I don’t believe professional poker player Daniel Negreanu is a boxing fan, so I don’t think this was directed at De La Hoya or Ortiz, but Negreanu tweeted last week, “I always have way more respect for people who just admit ‘It’s my fault I’m a idiot’ rather than look for creative ways to deflect blame.” It’s hard to find anyone who thinks Ortiz wouldn’t have been better off sticking with the smiling, aw-shucks, “I’ll learn from this” approach that he used on the night of the defeat.

But like most people with an emotional investment in a sport, Ortiz needed to place blame. It was an irrepressible urge. He turned Cortez into Buckner. He turned Mayweather into Bartman. He needed his scapegoats.

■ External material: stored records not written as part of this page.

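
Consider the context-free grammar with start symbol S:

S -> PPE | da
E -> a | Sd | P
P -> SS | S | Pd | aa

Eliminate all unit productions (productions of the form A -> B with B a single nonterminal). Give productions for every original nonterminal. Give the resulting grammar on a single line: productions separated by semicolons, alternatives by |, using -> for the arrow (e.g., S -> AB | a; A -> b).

Unit productions: E->P, P->S.
Unit pairs (A ⇒* B via units): (E,P), (E,S), (P,S).
S: inherits non-unit rules of {S} → PPE | da.
E: inherits non-unit rules of {E, P, S} → PPE | Pd | SS | Sd | a | aa | da.
P: inherits non-unit rules of {P, S} → PPE | Pd | SS | aa | da.

S -> da | PPE; E -> a | Pd | SS | Sd | aa | da | PPE; P -> Pd | SS | aa | da | PPE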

Maybe Ortiz sounded like a fool on the teleconference last week. But every sports fan should be able to understand why he felt compelled to go that route. We all do it. We all look for someone to blame. We all think the refs are out to get our favorite teams. We’re all irrational.

Oscar De La Hoya and Victor Ortiz simply made the mistake of using their access to a public platform to disseminate their irrational feelings in ways that most of us can’t. And now, quite deservedly, they’re catching hell for it.